Example 2-5 Coercing R and OML4R Class Types

This example illustrates coercing R objects to ore objects. creates an R integer object and then uses the generic method as.ore to coerce it to an ore object, which is an ore.integer. The example coerces the R object to various other ore class types. For an example of using as.factor in Embedded R Execution function, see Example 10-9.

x <- 1:10
class(x)
X <- as.ore(x)
class(X)
Xn <- as.ore.numeric(x)
class(Xn)
Xc <- as.ore.character(x)
class(Xc)
Xc
Xf <- as.ore.factor(x)
Xf
Listing for Example 2-5
R> x <- 1:10
R> class(x)
[1] "integer"
R> X <- as.ore(x)
R> class(X)
[1] "ore.integer"
attr(,"package")
[1] "OREbase"
R> Xn <- as.ore.numeric(x)
R> class(Xn)
[1] "ore.numeric"
attr(,"package")
[1] "OREbase"
R> Xc <- as.ore.character(x)
R> class(Xc)
[1] "ore.character"
attr(,"package")
[1] "OREbase"
R> Xc
 [1] "1"  "2"  "3"  "4"  "5"  "6"  "7"  "8"  "9"  "10"
R> Xf <- as.ore.factor(x)
R> Xf
 [1] 1  2  3  4  5  6  7  8  9  10
Levels: 1 10 2 3 4 5 6 7 8 9

2.5 Oracle Machine Learning for R Global Options

OML4R has global options that affect various functions.
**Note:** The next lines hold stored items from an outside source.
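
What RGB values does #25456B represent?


25 → 37 (R)
45 → 69 (G)
6B → 107 (B)
= RGB(37, 69, 107)


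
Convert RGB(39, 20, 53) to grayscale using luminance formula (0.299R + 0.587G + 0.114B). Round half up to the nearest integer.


Gray = 0.299×R + 0.587×G + 0.114×B
Gray = 0.299×39 + 0.587×20 + 0.114×53
Gray = 11.661 + 11.740 + 6.042
Gray = 29.443 → round half up → 29
Gray = 29


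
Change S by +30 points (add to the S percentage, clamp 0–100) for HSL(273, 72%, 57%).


Original S = 72%
Adjustment = +30 percentage points
New S = 72 + (30) = 102
Clamp to [0, 100] → 100
= HSL(273°, 100%, 57%)


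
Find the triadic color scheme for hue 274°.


Triadic: equally spaced at 120° intervals
H1 = 274°
H2 = (274 + 120) mod 360 = 34°
H3 = (274 + 240) mod 360 = 154°
Triadic = 274°, 34°, 154°


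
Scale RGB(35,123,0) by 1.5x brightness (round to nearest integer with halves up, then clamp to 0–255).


Multiply each channel by 1.5, round half up, clamp to [0, 255]
R: 35×1.5 = 52.5 → round → 53
G: 123×1.5 = 184.5 → round → 185
B: 0×1.5 = 0
= RGB(53, 185, 0)


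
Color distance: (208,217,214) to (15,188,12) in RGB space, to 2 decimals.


d = √[(R₁-R₂)² + (G₁-G₂)² + (B₁-B₂)²]
d = √[(208-15)² + (217-188)² + (214-12)²]
d = √[37249 + 841 + 40804]
d = √78894
d ≈ 280.88


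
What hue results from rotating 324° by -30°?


New hue = (H + rotation) mod 360
New hue = (324 -30) mod 360
= 294 mod 360
= 294°


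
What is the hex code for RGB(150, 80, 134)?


R = 150 → 96 (hex)
G = 80 → 50 (hex)
B = 134 → 86 (hex)
Hex = #965086


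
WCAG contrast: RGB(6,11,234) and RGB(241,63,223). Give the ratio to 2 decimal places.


Linearize each sRGB channel c=v/255: c/12.92 if c ≤ 0.04045 else ((c+0.055)/1.055)^2.4
L = 0.2126×R_lin + 0.7152×G_lin + 0.0722×B_lin
Color 1 (6,11,234):
  R=6: 6/255≈0.0235 ≤ 0.04045 → 0.0235/12.92 ≈ 0.00182
  G=11: 11/255≈0.0431 > 0.04045 → ((0.0431+0.055)/1.055)^2.4 ≈ 0.00335
  B=234: 234/255≈0.9176 > 0.04045 → ((0.9176+0.055)/1.055)^2.4 ≈ 0.82279
  L1 = 0.2126×0.00182 + 0.7152×0.00335 + 0.0722×0.82279 ≈ 0.06219
Color 2 (241,63,223):
  R=241: 241/255≈0.9451 > 0.04045 → ((0.9451+0.055)/1.055)^2.4 ≈ 0.87962
  G=63: 63/255≈0.2471 > 0.04045 → ((0.2471+0.055)/1.055)^2.4 ≈ 0.04971
  B=223: 223/255≈0.8745 > 0.04045 → ((0.8745+0.055)/1.055)^2.4 ≈ 0.73791
  L2 = 0.2126×0.87962 + 0.7152×0.04971 + 0.0722×0.73791 ≈ 0.27583
Lighter = 0.27583, Darker = 0.06219
Ratio = (L_lighter + 0.05) / (L_darker + 0.05)
Ratio = (0.27583 + 0.05) / (0.06219 + 0.05) = 0.32583 / 0.11219 ≈ 2.9044
Ratio ≈ 2.90:1


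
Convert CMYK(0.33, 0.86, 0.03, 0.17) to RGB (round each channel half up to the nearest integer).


R = 255 × (1-C) × (1-K) = 255 × 0.67 × 0.83 = 141.8055 → 142
G = 255 × (1-M) × (1-K) = 255 × 0.14 × 0.83 = 29.631 → 30
B = 255 × (1-Y) × (1-K) = 255 × 0.97 × 0.83 = 205.3005 → 205
= RGB(142, 30, 205)


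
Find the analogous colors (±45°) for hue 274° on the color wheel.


Base hue: 274°
Left analog: (274 - 45) mod 360 = 229°
Right analog: (274 + 45) mod 360 = 319°
Analogous hues = 229° and 319°


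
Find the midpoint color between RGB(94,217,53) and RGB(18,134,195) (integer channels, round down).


Midpoint: each channel = ⌊(C₁+C₂)/2⌋
R: ⌊(94+18)/2⌋ = 56
G: ⌊(217+134)/2⌋ = 175
B: ⌊(53+195)/2⌋ = 124
= RGB(56, 175, 124)


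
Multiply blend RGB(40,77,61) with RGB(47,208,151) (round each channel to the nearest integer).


Multiply: C = A×B/255, rounded to nearest integer
R: 40×47/255 = 1880/255 ≈ 7.373 → 7
G: 77×208/255 = 16016/255 ≈ 62.808 → 63
B: 61×151/255 = 9211/255 ≈ 36.122 → 36
= RGB(7, 63, 36)


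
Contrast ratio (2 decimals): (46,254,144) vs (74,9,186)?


Linearize each sRGB channel c=v/255: c/12.92 if c ≤ 0.04045 else ((c+0.055)/1.055)^2.4
L = 0.2126×R_lin + 0.7152×G_lin + 0.0722×B_lin
Color 1 (46,254,144):
  R=46: 46/255≈0.1804 > 0.04045 → ((0.1804+0.055)/1.055)^2.4 ≈ 0.02732
  G=254: 254/255≈0.9961 > 0.04045 → ((0.9961+0.055)/1.055)^2.4 ≈ 0.99110
  B=144: 144/255≈0.5647 > 0.04045 → ((0.5647+0.055)/1.055)^2.4 ≈ 0.27889
  L1 = 0.2126×0.02732 + 0.7152×0.99110 + 0.0722×0.27889 ≈ 0.73478
Color 2 (74,9,186):
  R=74: 74/255≈0.2902 > 0.04045 → ((0.2902+0.055)/1.055)^2.4 ≈ 0.06848
  G=9: 9/255≈0.0353 ≤ 0.04045 → 0.0353/12.92 ≈ 0.00273
  B=186: 186/255≈0.7294 > 0.04045 → ((0.7294+0.055)/1.055)^2.4 ≈ 0.49102
  L2 = 0.2126×0.06848 + 0.7152×0.00273 + 0.0722×0.49102 ≈ 0.05196
Lighter = 0.73478, Darker = 0.05196
Ratio = (L_lighter + 0.05) / (L_darker + 0.05)
Ratio = (0.73478 + 0.05) / (0.05196 + 0.05) = 0.78478 / 0.10196 ≈ 7.6967
Ratio ≈ 7.70:1


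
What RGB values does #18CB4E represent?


18 → 24 (R)
CB → 203 (G)
4E → 78 (B)
= RGB(24, 203, 78)


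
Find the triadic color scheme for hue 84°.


Triadic: equally spaced at 120° intervals
H1 = 84°
H2 = (84 + 120) mod 360 = 204°
H3 = (84 + 240) mod 360 = 324°
Triadic = 84°, 204°, 324°


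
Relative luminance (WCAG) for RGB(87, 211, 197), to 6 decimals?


Linearize each channel (sRGB transfer function): c = v/255; c_lin = c/12.92 if c ≤ 0.04045, else ((c+0.055)/1.055)^2.4
  R: 87/255 ≈ 0.341176 > 0.04045 → ((0.341176+0.055)/1.055)^2.4 ≈ 0.095307
  G: 211/255 ≈ 0.827451 > 0.04045 → ((0.827451+0.055)/1.055)^2.4 ≈ 0.651406
  B: 197/255 ≈ 0.772549 > 0.04045 → ((0.772549+0.055)/1.055)^2.4 ≈ 0.558340
R_lin = 0.095307, G_lin = 0.651406, B_lin = 0.558340
L = 0.2126×R + 0.7152×G + 0.0722×B
L = 0.2126×0.095307 + 0.7152×0.651406 + 0.0722×0.558340
L ≈ 0.526460


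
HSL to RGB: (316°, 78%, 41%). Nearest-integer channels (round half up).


H=316°, S=0.78, L=0.41
C = (1-|2L-1|)×S = (1-|-0.18|)×0.78 = 0.6396
H' = H/60 = 316/60 ≈ 5.2667; X = C×(1-|H' mod 2 - 1|) = 0.46904
m = L - C/2 = 0.41 - 0.3198 = 0.0902
Sector ⌊H'⌋ = 5 → (R',G',B') = (0.6396, 0.0, 0.46904)
RGB = ((R'+m)×255, (G'+m)×255, (B'+m)×255) = (186.099, 23.001, 142.6062)
Round half up → RGB(186, 23, 143)


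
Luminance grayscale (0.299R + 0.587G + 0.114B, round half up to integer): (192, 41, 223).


Gray = 0.299×R + 0.587×G + 0.114×B
Gray = 0.299×192 + 0.587×41 + 0.114×223
Gray = 57.408 + 24.067 + 25.422
Gray = 106.897 → round half up → 107
Gray = 107


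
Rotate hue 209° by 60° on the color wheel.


New hue = (H + rotation) mod 360
New hue = (209 + 60) mod 360
= 269 mod 360
= 269°


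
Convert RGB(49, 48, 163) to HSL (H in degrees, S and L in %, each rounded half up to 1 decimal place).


Normalize: R'=49/255≈0.1922, G'=48/255≈0.1882, B'=163/255≈0.6392
Max=163/255, Min=48/255, Δ=Max-Min=115/255
L = (Max+Min)/2 = (163+48)/510 = 211/510 = 0.41372… → L = 41.4%
L ≤ 0.5 → S = Δ/(Max+Min) = 115/(163+48) = 115/211 = 0.54502… → S = 54.5%
(the 1/255 factors cancel in S and H, so raw channel differences can be used)
Max is B' → H = 60 × ((R-G)/Δ + 4) = 60 × ((49-48)/115 + 4)
  1/115 + 4 = 0.0086… + 4 = 4.0086…
  H = 60 × 4.0086… = 240.521…° → H = 240.5°
= HSL(240.5°, 54.5%, 41.4%)


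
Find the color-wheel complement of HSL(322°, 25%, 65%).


Complement = opposite side of color wheel = hue + 180°
H' = (322 + 180) mod 360 = 142°
S and L unchanged.
= HSL(142°, 25%, 65%)


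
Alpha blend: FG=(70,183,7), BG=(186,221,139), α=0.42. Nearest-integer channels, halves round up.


C = α×F + (1-α)×B, with 1-α = 0.58
R: 0.42×70 + 0.58×186 = 29.40 + 107.88 = 137.28 → 137
G: 0.42×183 + 0.58×221 = 76.86 + 128.18 = 205.04 → 205
B: 0.42×7 + 0.58×139 = 2.94 + 80.62 = 83.56 → 84
= RGB(137, 205, 84)


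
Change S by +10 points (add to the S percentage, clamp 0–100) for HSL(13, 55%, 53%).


Original S = 55%
Adjustment = +10 percentage points
New S = 55 + (10) = 65
Clamp to [0, 100] → 65
= HSL(13°, 65%, 53%)


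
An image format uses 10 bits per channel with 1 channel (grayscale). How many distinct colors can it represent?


Total bits = 10 bits/channel × 1 channels = 10 bits
Distinct colors = 2^10
= 1,024 colors


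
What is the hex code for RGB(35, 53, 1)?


R = 35 → 23 (hex)
G = 53 → 35 (hex)
B = 1 → 01 (hex)
Hex = #233501


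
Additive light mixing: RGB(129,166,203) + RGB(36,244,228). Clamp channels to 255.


Additive: each channel = min(255, C₁+C₂)
R: 129+36 = 165 → 165
G: 166+244 = 410 → 255
B: 203+228 = 431 → 255
= RGB(165, 255, 255)


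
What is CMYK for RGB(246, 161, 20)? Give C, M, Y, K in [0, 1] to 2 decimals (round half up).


R'=246/255≈0.9647, G'=161/255≈0.6314, B'=20/255≈0.0784
K = 1 - max(R',G',B') = 1 - 246/255 = 9/255 = 0.03529… → 0.04
(1-R'-K)/(1-K) simplifies to (max-R)/max with max = 246:
C = (246-246)/246 = 0/246 = 0 → 0.00
M = (246-161)/246 = 85/246 = 0.34552… → 0.35
Y = (246-20)/246 = 226/246 = 0.91869… → 0.92
= CMYK(0.00, 0.35, 0.92, 0.04)


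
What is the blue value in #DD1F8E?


Color: #DD1F8E
R = DD = 221
G = 1F = 31
B = 8E = 142
Blue = 142


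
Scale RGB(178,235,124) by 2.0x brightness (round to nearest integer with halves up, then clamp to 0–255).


Multiply each channel by 2.0, round half up, clamp to [0, 255]
R: 178×2.0 = 356 → clamp → 255
G: 235×2.0 = 470 → clamp → 255
B: 124×2.0 = 248
= RGB(255, 255, 248)


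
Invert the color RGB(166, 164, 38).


Invert: (255-R, 255-G, 255-B)
R: 255-166 = 89
G: 255-164 = 91
B: 255-38 = 217
= RGB(89, 91, 217)


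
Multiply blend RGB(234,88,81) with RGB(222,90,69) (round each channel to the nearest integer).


Multiply: C = A×B/255, rounded to nearest integer
R: 234×222/255 = 51948/255 ≈ 203.718 → 204
G: 88×90/255 = 7920/255 ≈ 31.059 → 31
B: 81×69/255 = 5589/255 ≈ 21.918 → 22
= RGB(204, 31, 22)


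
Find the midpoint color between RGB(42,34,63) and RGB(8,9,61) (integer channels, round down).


Midpoint: each channel = ⌊(C₁+C₂)/2⌋
R: ⌊(42+8)/2⌋ = 25
G: ⌊(34+9)/2⌋ = 21
B: ⌊(63+61)/2⌋ = 62
= RGB(25, 21, 62)


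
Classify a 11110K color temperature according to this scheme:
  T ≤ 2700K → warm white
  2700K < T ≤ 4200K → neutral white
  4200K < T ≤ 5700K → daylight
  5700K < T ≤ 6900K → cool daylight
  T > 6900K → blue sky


Temperature: 11110K
11110K > 6900K → blue sky
Classification: blue sky


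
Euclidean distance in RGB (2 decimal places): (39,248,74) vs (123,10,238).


d = √[(R₁-R₂)² + (G₁-G₂)² + (B₁-B₂)²]
d = √[(39-123)² + (248-10)² + (74-238)²]
d = √[7056 + 56644 + 26896]
d = √90596
d ≈ 300.99


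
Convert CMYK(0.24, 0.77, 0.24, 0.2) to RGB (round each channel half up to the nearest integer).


R = 255 × (1-C) × (1-K) = 255 × 0.76 × 0.80 = 155.04 → 155
G = 255 × (1-M) × (1-K) = 255 × 0.23 × 0.80 = 46.92 → 47
B = 255 × (1-Y) × (1-K) = 255 × 0.76 × 0.80 = 155.04 → 155
= RGB(155, 47, 155)


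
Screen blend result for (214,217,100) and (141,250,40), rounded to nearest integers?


Screen: C = 255 - (255-A)×(255-B)/255, rounded to nearest integer
R: 255 - (255-214)×(255-141)/255 = 255 - 4674/255 ≈ 255 - 18.329 = 236.671 → 237
G: 255 - (255-217)×(255-250)/255 = 255 - 190/255 ≈ 255 - 0.745 = 254.255 → 254
B: 255 - (255-100)×(255-40)/255 = 255 - 33325/255 ≈ 255 - 130.686 = 124.314 → 124
= RGB(237, 254, 124)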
Table 2-2 lists the OML4R global options and descriptions of them.

Table 2-2 OML4R Global Options

Global Description

ore.envAsEmptyenv

A logical value that specifies whether an environment referenced in an object should be replaced with an empty environment during serialization to an Oracle Database. When TRUE, the referenced environment in the object is replaced with an empty environment whose parent is .GlobalEnv, and the objects in the original referenced environment are not serialized. In some cases, this can significantly reduce the size of serialized objects. When FALSE, all of the objects in the referenced environment are serialized, and can be unserialized and loaded into memory. The default value for this option is FALSE.

The following OML4R functions use this global option:

  • ore.push, in saving a serialized list object to the database

  • ore.save, in saving objects to an OML4R datastore

  • ore.doEval and the other Embedded R Execution functions for serializing parameters of list type and for serializing some objects returned by an R function during Embedded R Execution

ore.na.extract

A logical value used during logical subscripting of an ore.frame or ore.vector object. When TRUE, rows or elements with an NA logical subscript produce rows or elements with NA values, which mimics how R treats missing value logical subscripting of data.frame and vector objects.

When FALSE, an NA logical subscript is interpreted as a FALSE value, resulting in the removal of the corresponding row or element. The default value is FALSE.

ore.parallel

A preferred degree of parallelism to use in Embedded R Execution. One of the following:

  • A positive integer greater than or equal to 2 for a specific degree of parallelism

  • FALSE or 1 for no parallelism

  • TRUE for the default parallelism of the data argument

  • NULL for the database default for the operation

The default value is NULL.

ore.sep

A character string that specifies the separator to use between multi-column row names of an ore.frame. The default value is |.

ore.trace

A logical value that specifies whether iterative OML4R functions should print output at each iteration. The default value is FALSE.

ore.warn.order

A logical value that specifies whether OML4R displays a warning message when an ore.frame that lacks row names or an ore.vector that lacks element names is used in a function that requires ordering. The default value is TRUE.